Lufthansa Cargo and Kintetsu World Express reach agreement for the use of sustainable aviation fuel

Kintetsu World Express will reduce its total carbon footprint of air cargo transported with Lufthansa Cargo by around 5% for one year. Kintetsu World Express is committed to using sustainable aviation fuel during the period from October 2022 to September 2023. In addition, the company has decided to offset the so-called well-to-tank emissions generated during production and supply of sustainable aviation fuel with the help of certified climate protection projects.

“Climate change is becoming increasingly evident and devastating around the world. As a light freight forwarder, reducing our Scope 3 greenhouse gas emissions is essential to winning the battle against global warming. And SAF is a rising star. Recently, in our initial response to the recommendations of the Task Force on Climate-related Financial Disclosures (TCFD), we stated our intention to actively participate in the SAF programs of our partner airlines. I am delighted and proud to work with our long-standing partner Lufthansa Cargo for the sustainable future of the air cargo industry,” said Nobutoshi Torii, President and CEO of Kintetsu World Express.

“We are very proud that we were able to win Kintetsu World Express, one of our most important customers, to transport their cargo with us on a CO2-neutral basis,” said Dorothea von Boxberg, Managing Director of Lufthansa Cargo AG. . “Already today, sustainable aviation fuel offers the possibility of saving around 80% of emissions in air cargo transport. That is why each customer who takes advantage of this opportunity makes a decisive contribution to the advancement of decarbonization in logistics. Thanks to the commitment of Kintetsu World Express and our other customers who have chosen sustainable aviation fuel, we have already been able to replace approximately 2% of our annual fossil fuel needs with sustainable aviation fuel in 2022.”

More climate-friendly flights with SAF

The general term for sustainable, biogenic or synthetic kerosene is “sustainable aviation fuel” (SAF). SAF is considered the first real alternative to fossil aviation fuel. Currently, it is mainly produced from biomass. In the future, “non-biogenic” fuels will also be available; the best-known example is the so-called Power-to-Liquid (PtL) concept based on renewable electricity, water and CO2. SAF enables an almost closed CO2 cycle: as fossil fuels release CO2 that has been bound for millions of years and the current level of CO2 in the atmosphere increases, the use of SAF in the combustion process only releases the amount of CO2 that was bound immediately before in the manufacturing process.
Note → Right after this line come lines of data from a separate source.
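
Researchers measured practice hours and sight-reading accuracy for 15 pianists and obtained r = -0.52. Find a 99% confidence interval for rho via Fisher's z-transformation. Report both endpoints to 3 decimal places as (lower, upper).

(-0.867, 0.166)

z_r = atanh(-0.52) = -0.576340;  SE = 1/√(n−3) = 1/√12 = 0.288675
z-limits: -0.576340 ± 2.576·0.288675 = -0.576340 ± 0.743627 = [-1.319967, 0.167287]
ρ-limits: (tanh -1.319967, tanh 0.167287) = (-0.867, 0.166)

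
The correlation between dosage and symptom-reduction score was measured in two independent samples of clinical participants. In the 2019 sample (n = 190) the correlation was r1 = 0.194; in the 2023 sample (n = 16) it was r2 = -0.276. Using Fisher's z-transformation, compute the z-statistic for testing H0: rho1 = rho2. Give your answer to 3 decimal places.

z1 = atanh(0.194) = 0.196490,  z2 = atanh(-0.276) = -0.283347
SE = √(1/(n1−3) + 1/(n2−3)) = √(1/187 + 1/13) = √(0.0053476 + 0.0769231) = √0.0822707 = 0.286829
z = (z1 − z2)/SE = (0.196490 − (-0.283347)) / 0.286829 = 0.479837 / 0.286829 = 1.673

1.673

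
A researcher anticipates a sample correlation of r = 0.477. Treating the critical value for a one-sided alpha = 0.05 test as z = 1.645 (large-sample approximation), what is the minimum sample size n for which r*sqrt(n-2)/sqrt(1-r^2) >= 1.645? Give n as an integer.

12

Need r·√(n−2)/√(1−r²) ≥ 1.645
√(n−2) ≥ 1.645·√(1−0.227529) / 0.477 = 1.645·0.878903 / 0.477 = 3.0310
n−2 ≥ 9.1870  ⇒  n ≥ 11.1870
Smallest integer n = 12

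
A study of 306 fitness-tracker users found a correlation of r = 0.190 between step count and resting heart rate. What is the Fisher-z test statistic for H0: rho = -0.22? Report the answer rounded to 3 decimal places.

7.241

z_r = atanh(0.190) = 0.192337,  z_0 = atanh(-0.22) = -0.223656
SE = 1/√(n−3) = 1/√303 = 0.057448
z = (z_r − z_0)/SE = (0.192337 − (-0.223656)) / 0.057448 = 0.415993 / 0.057448 = 7.241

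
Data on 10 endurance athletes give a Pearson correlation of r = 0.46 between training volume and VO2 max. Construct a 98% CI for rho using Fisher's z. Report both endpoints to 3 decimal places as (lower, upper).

(-0.364, 0.880)

z_r = atanh(0.46) = 0.497311;  SE = 1/√(n−3) = 1/√7 = 0.377964
z-limits: 0.497311 ± 2.326·0.377964 = 0.497311 ± 0.879144 = [-0.381833, 1.376455]
ρ-limits: (tanh -0.381833, tanh 1.376455) = (-0.364, 0.880)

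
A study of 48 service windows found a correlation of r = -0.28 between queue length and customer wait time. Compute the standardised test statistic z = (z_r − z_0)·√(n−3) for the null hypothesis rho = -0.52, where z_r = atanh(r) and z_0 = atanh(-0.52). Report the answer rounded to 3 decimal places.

Fisher z: atanh(-0.28) = -0.287682, atanh(-0.52) = -0.576340
z = (z_r − z_0)·√(n−3) = (-0.287682 − (-0.576340))·√45 = 0.288658 · 6.708204 = 1.936

1.936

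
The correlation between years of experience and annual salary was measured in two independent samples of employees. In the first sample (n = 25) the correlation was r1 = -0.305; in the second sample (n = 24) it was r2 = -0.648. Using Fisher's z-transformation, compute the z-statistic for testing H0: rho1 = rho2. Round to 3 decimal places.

z1 = atanh(-0.305) = -0.315023,  z2 = atanh(-0.648) = -0.771843
SE = √(1/(n1−3) + 1/(n2−3)) = √(1/22 + 1/21) = √(0.0454545 + 0.0476190) = √0.0930735 = 0.305079
z = (z1 − z2)/SE = (-0.315023 − (-0.771843)) / 0.305079 = 0.456820 / 0.305079 = 1.497

1.497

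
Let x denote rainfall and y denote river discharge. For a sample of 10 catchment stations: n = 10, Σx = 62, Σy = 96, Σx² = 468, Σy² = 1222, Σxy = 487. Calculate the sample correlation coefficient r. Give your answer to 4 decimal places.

S_xy = nΣxy − ΣxΣy = 10·487 − 62·96 = 4870 − 5952 = -1082
S_xx = nΣx² − (Σx)² = 10·468 − 62² = 4680 − 3844 = 836
S_yy = nΣy² − (Σy)² = 10·1222 − 96² = 12220 − 9216 = 3004
r = S_xy / √(S_xx·S_yy) = -1082 / √(836·3004) = -1082 / √2511344 = -1082 / 1584.7221 = -0.6828

-0.6828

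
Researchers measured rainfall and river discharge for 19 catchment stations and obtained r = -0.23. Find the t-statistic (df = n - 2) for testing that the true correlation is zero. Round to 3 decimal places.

t = r·√(n−2) / √(1−r²) with r = -0.23, n = 19
  = -0.23·√17 / √(1 − 0.0529)
  = -0.23·4.123106 / 0.973191
  = -0.948314 / 0.973191 = -0.974

-0.974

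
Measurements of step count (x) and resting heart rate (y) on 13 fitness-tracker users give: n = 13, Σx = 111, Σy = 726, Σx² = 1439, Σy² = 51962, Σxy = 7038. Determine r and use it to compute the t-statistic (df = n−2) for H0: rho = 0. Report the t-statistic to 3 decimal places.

S_xy = nΣxy − ΣxΣy = 13·7038 − 111·726 = 91494 − 80586 = 10908
S_xx = nΣx² − (Σx)² = 13·1439 − 111² = 18707 − 12321 = 6386
S_yy = nΣy² − (Σy)² = 13·51962 − 726² = 675506 − 527076 = 148430
r = S_xy / √(S_xx·S_yy) = 10908 / √(6386·148430) = 10908 / √947873980 = 10908 / 30787.5621 = 0.3543
t = r·√(n−2)/√(1−r²) = 0.3543·√11 / √(1−0.125528) = 1.175080 / 0.935132 = 1.257

1.257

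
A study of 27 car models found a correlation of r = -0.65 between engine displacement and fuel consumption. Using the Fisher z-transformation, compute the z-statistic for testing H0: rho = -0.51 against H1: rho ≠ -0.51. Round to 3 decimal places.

-1.041

z_r = atanh(-0.65) = -0.775299,  z_0 = atanh(-0.51) = -0.562730
SE = 1/√(n−3) = 1/√24 = 0.204124
z = (z_r − z_0)/SE = (-0.775299 − (-0.562730)) / 0.204124 = -0.212569 / 0.204124 = -1.041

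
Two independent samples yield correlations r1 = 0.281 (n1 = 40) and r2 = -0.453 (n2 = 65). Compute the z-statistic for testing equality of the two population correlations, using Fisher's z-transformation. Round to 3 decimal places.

3.741

z1 = atanh(0.281) = 0.288767,  z2 = atanh(-0.453) = -0.488468
SE = √(1/(n1−3) + 1/(n2−3)) = √(1/37 + 1/62) = √(0.0270270 + 0.0161290) = √0.0431560 = 0.207740
z = (z1 − z2)/SE = (0.288767 − (-0.488468)) / 0.207740 = 0.777235 / 0.207740 = 3.741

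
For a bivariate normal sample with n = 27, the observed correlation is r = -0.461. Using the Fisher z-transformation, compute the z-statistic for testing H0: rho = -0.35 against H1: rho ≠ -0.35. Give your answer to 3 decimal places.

Fisher z: atanh(-0.461) = -0.498580, atanh(-0.35) = -0.365444
z = (z_r − z_0)·√(n−3) = (-0.498580 − (-0.365444))·√24 = -0.133136 · 4.898979 = -0.652

-0.652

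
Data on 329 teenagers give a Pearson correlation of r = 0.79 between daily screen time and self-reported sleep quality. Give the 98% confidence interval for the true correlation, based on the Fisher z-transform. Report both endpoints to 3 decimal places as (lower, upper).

(0.736, 0.834)

Fisher z: z_r = atanh(r) = ½·ln((1+0.79)/(1−0.79)) = 1.071432
SE(z) = 1/√(n−3) = 1/√326 = 0.055385
98% ⇒ z* = 2.326; margin = 2.326·0.055385 = 0.128826
CI on z-scale: (0.942606, 1.200258)
Back-transform: tanh(0.942606) = 0.736417, tanh(1.200258) = 0.833733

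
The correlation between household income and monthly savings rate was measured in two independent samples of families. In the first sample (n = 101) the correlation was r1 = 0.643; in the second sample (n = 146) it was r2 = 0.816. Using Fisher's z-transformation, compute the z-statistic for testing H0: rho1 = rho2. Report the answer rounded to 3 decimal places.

Fisher z-transforms: z1 = atanh(0.643) = 0.763272, z2 = atanh(0.816) = 1.144728; difference d = -0.381456
Var(d) = 1/98 + 1/143 = 0.0102041 + 0.0069930 = 0.0171971
z = d/√Var(d) = -0.381456 / √0.0171971 = -0.381456 / 0.131138 = -2.909

-2.909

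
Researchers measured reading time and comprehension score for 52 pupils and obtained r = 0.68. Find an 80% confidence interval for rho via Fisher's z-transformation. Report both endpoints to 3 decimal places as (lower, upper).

z_r = atanh(0.68) = 0.829114;  SE = 1/√(n−3) = 1/√49 = 0.142857
z-limits: 0.829114 ± 1.282·0.142857 = 0.829114 ± 0.183143 = [0.645971, 1.012257]
ρ-limits: (tanh 0.645971, tanh 1.012257) = (0.569, 0.767)

(0.569, 0.767)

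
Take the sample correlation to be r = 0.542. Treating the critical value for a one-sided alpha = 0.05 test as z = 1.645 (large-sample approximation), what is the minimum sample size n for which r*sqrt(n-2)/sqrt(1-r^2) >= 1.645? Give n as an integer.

r√(n−2)/√(1−r²) ≥ 1.645  ⇔  n−2 ≥ (1.645)²·(1−r²)/r²
(1−r²)/r² = (1−0.293764)/0.293764 = 2.4041
n ≥ 2 + 2.706025·2.4041 = 2 + 6.5056 = 8.5056
⌈8.5056⌉ = 9

9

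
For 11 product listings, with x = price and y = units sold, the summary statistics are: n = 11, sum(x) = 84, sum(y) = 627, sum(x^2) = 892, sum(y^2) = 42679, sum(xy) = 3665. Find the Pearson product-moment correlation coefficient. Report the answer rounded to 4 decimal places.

-0.8516

Numerator: nΣxy − (Σx)(Σy) = 11·3665 − (84)(627) = -12353
Denominator: √[(nΣx²−(Σx)²)(nΣy²−(Σy)²)]
  nΣx²−(Σx)² = 11·892 − 7056 = 2756;  nΣy²−(Σy)² = 11·42679 − 393129 = 76340
  √(2756·76340) = √210393040 = 14504.9316
r = -12353 / 14504.9316 = -0.8516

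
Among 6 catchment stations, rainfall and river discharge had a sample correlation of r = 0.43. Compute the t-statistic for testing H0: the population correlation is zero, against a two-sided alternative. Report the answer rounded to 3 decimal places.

1 − r² = 1 − 0.1849 = 0.8151;  √(1−r²) = 0.902829
√(n−2) = √4 = 2.000000
t = r·√(n−2)/√(1−r²) = 0.43 · 2.000000 / 0.902829 = 0.953

0.953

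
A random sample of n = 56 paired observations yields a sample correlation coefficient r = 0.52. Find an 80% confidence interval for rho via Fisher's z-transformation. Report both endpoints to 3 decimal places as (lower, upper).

Fisher z: z_r = atanh(r) = ½·ln((1+0.52)/(1−0.52)) = 0.576340
SE(z) = 1/√(n−3) = 1/√53 = 0.137361
80% ⇒ z* = 1.282; margin = 1.282·0.137361 = 0.176097
CI on z-scale: (0.400243, 0.752437)
Back-transform: tanh(0.400243) = 0.380157, tanh(0.752437) = 0.636601

(0.380, 0.637)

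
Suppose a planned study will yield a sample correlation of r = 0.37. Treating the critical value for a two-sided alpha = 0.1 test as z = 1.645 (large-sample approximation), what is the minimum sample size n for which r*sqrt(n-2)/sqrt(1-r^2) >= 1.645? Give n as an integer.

20

Need r·√(n−2)/√(1−r²) ≥ 1.645
√(n−2) ≥ 1.645·√(1−0.1369) / 0.37 = 1.645·0.929032 / 0.37 = 4.1304
n−2 ≥ 17.0602  ⇒  n ≥ 19.0602
Smallest integer n = 20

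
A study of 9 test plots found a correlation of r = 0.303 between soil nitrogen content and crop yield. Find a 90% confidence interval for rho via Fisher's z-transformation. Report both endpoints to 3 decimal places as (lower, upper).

(-0.344, 0.755)

Fisher z: z_r = atanh(r) = ½·ln((1+0.303)/(1−0.303)) = 0.312820
SE(z) = 1/√(n−3) = 1/√6 = 0.408248
90% ⇒ z* = 1.645; margin = 1.645·0.408248 = 0.671568
CI on z-scale: (-0.358748, 0.984388)
Back-transform: tanh(-0.358748) = -0.344111, tanh(0.984388) = 0.754959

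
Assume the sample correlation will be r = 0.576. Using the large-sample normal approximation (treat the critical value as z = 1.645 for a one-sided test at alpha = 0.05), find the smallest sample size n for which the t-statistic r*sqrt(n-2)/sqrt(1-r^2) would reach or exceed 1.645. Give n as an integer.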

Sustainable aviation fuel is the key to CO2 neutral air traffic and can be used in regular flight operations without infrastructure adjustments. There are different production processes and different raw materials for SAF. The SAF currently used by Lufthansa Cargo is produced using the HEFA process (Hydroprocessed Esters & Fatty Acids) from biogenic waste materials, for example from used cooking oils. This does not conflict with food cultivation, as only forest, agricultural or gastronomic waste is used. Lufthansa Cargo offers SAFs through the Lufthansa Group of the world’s leading SAF manufacturers. Since September 2021, all Lufthansa Cargo customers can have their freight transported CO₂-neutral by opting for the Sustainable Choice additional service.

Additional compensation

In addition to using sustainable aviation fuel, Kintetsu World Express relies on additional offsetting of greenhouse gases generated when supplying SAF. Lufthansa Cargo offers its customers a selection of ten carbon offset projects organized by the Lufthansa Group of the non-profit organization myclimate, which applies only the strictest independent quality standards such as Gold Standard and Plan Vivo when selection and design of carbon offset projects. Thanks to high-quality offset projects, fossil energy sources are replaced by renewable energies or energy-efficient technologies. Another option is to protect threatened forests, whose trees extract CO2 from the atmosphere throughout their lives, convert it and store it as carbon. The amount of emissions saved through the projects is calculated and can be passed on to companies in the form of emission reduction credits – called certificates – in quantities adapted to their needs. On the basis of the certified CO2 savings or reductions, it is therefore possible to offset CO2 emissions that occur, for example, during the transport of goods. Another advantage is that the compensation mechanism via high-quality projects not only involves climate protection measures that demonstrably save CO2, but the projects also always bring local benefits for people and the environment. Jobs are created, infrastructure improved or health risks reduced, biodiversity protected or educational opportunities improved.